Es enorme. Durante un instante los dos quedamos en silencio, tratando de asimilarlo.

– ¿Qué harás con el mapa? -pregunto, ahora que el cubículo está vacío.

Paul abre la mano. Los cuatro tornillos del conducto de ventilación ruedan como semillas en la palma.

– Ponerlo en un lugar seguro.

– ¿En la pared?

– No.

Se inclina para volver a atornillar la tapa del conducto con el aspecto de estar absolutamente en calma. Cuando se levanta y comienza a arrancar las hojas de papel de las paredes, los mensajes desaparecen uno tras otro. Reyes y monstruos, nombres antiguos, notas que Paul nunca tuvo la intención de permitir que alguien viera.

– ¿Qué vas a hacer con esto? -digo, todavía mirando el mapa.

Paul hace una bola de papel con las demás páginas. Las paredes son blancas de nuevo. Tras sentarse y doblar el mapa por los pliegues, dice sin alterarse:

– Te lo doy.

– ¿Qué?

Paul mete el mapa en el sobre y me lo entrega. Se queda con las fotos.

– Te prometí que serías el primero en saberlo. Te lo mereces.

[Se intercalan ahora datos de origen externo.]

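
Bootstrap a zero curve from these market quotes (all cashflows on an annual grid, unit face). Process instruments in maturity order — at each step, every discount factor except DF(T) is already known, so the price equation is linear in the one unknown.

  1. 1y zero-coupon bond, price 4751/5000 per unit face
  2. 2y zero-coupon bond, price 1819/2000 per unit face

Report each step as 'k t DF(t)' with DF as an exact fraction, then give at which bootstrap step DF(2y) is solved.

1 1 4751/5000
2 2 1819/2000
DF(2y) is solved at step 2

step 1 [1y] zero: DF = P = 4751/5000 ≈ 0.950200
step 2 [2y] zero: DF = P = 1819/2000 ≈ 0.909500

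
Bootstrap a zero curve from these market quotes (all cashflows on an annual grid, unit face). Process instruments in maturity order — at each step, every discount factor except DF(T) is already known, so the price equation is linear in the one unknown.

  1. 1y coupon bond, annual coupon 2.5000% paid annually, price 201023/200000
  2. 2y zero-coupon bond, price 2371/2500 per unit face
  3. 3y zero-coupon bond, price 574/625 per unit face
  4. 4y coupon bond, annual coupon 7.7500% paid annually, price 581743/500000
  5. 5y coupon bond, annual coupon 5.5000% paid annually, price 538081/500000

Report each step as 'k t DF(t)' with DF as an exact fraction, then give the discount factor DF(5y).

step 1 [1y] bond c/1=1/40: DF=(201023/200000 − 1/40·(0))/(1+1/40) = 4903/5000 ≈ 0.980600
step 2 [2y] zero: DF = P = 2371/2500 ≈ 0.948400
step 3 [3y] zero: DF = P = 574/625 ≈ 0.918400
step 4 [4y] bond c/1=31/400: DF=(581743/500000 − 31/400·(0.980600+0.948400+0.918400))/(1+31/400) = 7/8 ≈ 0.875000
step 5 [5y] bond c/1=11/200: DF=(538081/500000 − 11/200·(0.980600+0.948400+0.918400+0.875000))/(1+11/200) = 413/500 ≈ 0.826000

1 1 4903/5000
2 2 2371/2500
3 3 574/625
4 4 7/8
5 5 413/500
DF(5y) = 413/500 ≈ 0.826000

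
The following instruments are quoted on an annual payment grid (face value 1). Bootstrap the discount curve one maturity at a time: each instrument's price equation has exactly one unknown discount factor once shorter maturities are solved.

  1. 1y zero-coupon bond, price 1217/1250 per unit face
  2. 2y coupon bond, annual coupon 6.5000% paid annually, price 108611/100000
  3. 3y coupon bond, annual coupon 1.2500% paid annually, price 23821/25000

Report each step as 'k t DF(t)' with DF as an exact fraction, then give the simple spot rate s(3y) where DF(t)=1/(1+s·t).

step 1 [1y] zero: DF = P = 1217/1250 ≈ 0.973600
step 2 [2y] bond c/1=13/200: DF=(108611/100000 − 13/200·(0.973600))/(1+13/200) = 2401/2500 ≈ 0.960400
step 3 [3y] bond c/1=1/80: DF=(23821/25000 − 1/80·(0.973600+0.960400))/(1+1/80) = 2293/2500 ≈ 0.917200

1 1 1217/1250
2 2 2401/2500
3 3 2293/2500
s(3y) = (1/(2293/2500) − 1)/(3) = 69/2293 ≈ 3.0092%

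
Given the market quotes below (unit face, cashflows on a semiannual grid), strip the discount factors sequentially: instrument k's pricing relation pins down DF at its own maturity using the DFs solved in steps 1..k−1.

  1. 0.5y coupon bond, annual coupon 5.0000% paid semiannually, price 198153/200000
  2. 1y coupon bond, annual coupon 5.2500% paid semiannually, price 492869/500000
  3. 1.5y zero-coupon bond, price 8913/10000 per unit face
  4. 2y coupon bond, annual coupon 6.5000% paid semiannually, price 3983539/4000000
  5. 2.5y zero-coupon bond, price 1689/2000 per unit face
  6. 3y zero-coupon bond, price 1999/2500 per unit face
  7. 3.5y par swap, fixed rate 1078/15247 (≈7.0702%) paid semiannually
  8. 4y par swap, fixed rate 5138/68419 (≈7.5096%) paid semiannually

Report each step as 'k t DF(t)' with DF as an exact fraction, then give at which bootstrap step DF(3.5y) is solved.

step 1 [0.5y] bond c/2=1/40: DF=(198153/200000 − 1/40·(0))/(1+1/40) = 4833/5000 ≈ 0.966600
step 2 [1y] bond c/2=21/800: DF=(492869/500000 − 21/800·(0.966600))/(1+21/800) = 4679/5000 ≈ 0.935800
step 3 [1.5y] zero: DF = P = 8913/10000 ≈ 0.891300
step 4 [2y] bond c/2=13/400: DF=(3983539/4000000 − 13/400·(0.966600+0.935800+0.891300))/(1+13/400) = 4383/5000 ≈ 0.876600
step 5 [2.5y] zero: DF = P = 1689/2000 ≈ 0.844500
step 6 [3y] zero: DF = P = 1999/2500 ≈ 0.799600
step 7 [3.5y] swap r/2=539/15247: DF=(1 − 539/15247·(0.966600+0.935800+0.891300+0.876600+0.844500+0.799600))/(1+539/15247) = 1961/2500 ≈ 0.784400
step 8 [4y] swap r/2=2569/68419: DF=(1 − 2569/68419·(0.966600+0.935800+0.891300+0.876600+0.844500+0.799600+0.784400))/(1+2569/68419) = 7431/10000 ≈ 0.743100

1 1/2 4833/5000
2 1 4679/5000
3 3/2 8913/10000
4 2 4383/5000
5 5/2 1689/2000
6 3 1999/2500
7 7/2 1961/2500
8 4 7431/10000
DF(3.5y) is solved at step 7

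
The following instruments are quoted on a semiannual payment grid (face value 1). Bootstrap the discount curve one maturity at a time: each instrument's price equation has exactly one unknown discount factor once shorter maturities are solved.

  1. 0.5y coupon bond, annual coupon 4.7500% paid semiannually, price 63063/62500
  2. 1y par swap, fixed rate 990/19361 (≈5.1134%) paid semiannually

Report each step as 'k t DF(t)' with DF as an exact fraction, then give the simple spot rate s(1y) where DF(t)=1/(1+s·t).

step 1 [0.5y] bond c/2=19/800: DF=(63063/62500 − 19/800·(0))/(1+19/800) = 616/625 ≈ 0.985600
step 2 [1y] swap r/2=495/19361: DF=(1 − 495/19361·(0.985600))/(1+495/19361) = 1901/2000 ≈ 0.950500

1 1/2 616/625
2 1 1901/2000
s(1y) = (1/(1901/2000) − 1)/(1) = 99/1901 ≈ 5.2078%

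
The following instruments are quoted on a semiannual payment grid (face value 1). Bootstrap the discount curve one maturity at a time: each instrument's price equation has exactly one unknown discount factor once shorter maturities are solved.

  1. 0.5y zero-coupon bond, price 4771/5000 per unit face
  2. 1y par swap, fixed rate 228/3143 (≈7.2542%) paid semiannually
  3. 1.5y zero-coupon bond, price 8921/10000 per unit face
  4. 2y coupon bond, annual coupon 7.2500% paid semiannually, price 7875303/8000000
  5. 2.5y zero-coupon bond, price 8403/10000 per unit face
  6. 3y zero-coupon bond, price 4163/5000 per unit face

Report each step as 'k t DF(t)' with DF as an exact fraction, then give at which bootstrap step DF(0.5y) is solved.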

Lo dice como si tan sólo estuviera cumpliendo su palabra. -Pero ¿qué quieres que haga yo con esto?

Sonríe.

– No lo pierdas.

– ¿Y si Taft viene a buscarlo?

– Ésa es la idea. Si lo hace, vendrá a buscarme a mí. -Paul hace una pausa antes de seguir hablando-. Además, quiero que te acostumbres a tenerlo cerca.

– ¿Porqué?

Paul se recuesta.

– Porque quiero que trabajemos juntos. Quiero que encontremos juntos la cripta de Francesco.

Finalmente lo comprendo.

– El año que viene.

– En Chicago -asiente-. Y en Roma.

El ventilador chirría por última vez, susurrando a través de la rejilla.

– Esto es tuyo -es todo lo que logro decir-. Es tu tesina. Tú la has terminado.

– Esto es mucho más grande que una tesina, Tom.

– También es mucho más grande que una tesis doctoral.

– Exacto.

Lo noto en su voz. Esto es sólo el principio.

– No quiero hacerlo solo -dice.

– Pero ¿qué puedo hacer yo?

– Sólo guarda el mapa -dice sonriendo-. Aunque te haga un agujero en el bolsillo.

Me irrita el poco peso del sobre, la contingencia de lo que sostengo en mi mano. Parece un argumento en contra de la realidad que nos rodea: la sabiduría de la Hypnerotomachia me cabe en la palma de la mano.

– Ven -dice finalmente, mirando la hora en su reloj-. Vámonos a casa. Tenemos que recoger unas cosas para Charlie. Coge el último vestigio de su trabajo con un movimiento final del brazo. No queda en este cubículo ni un solo rastro de Paul, ni de Colonna, ni de la larga cadena de ideas que los une a través de más de quinientos años. La hoja de papel negro de la ventana ha desaparecido.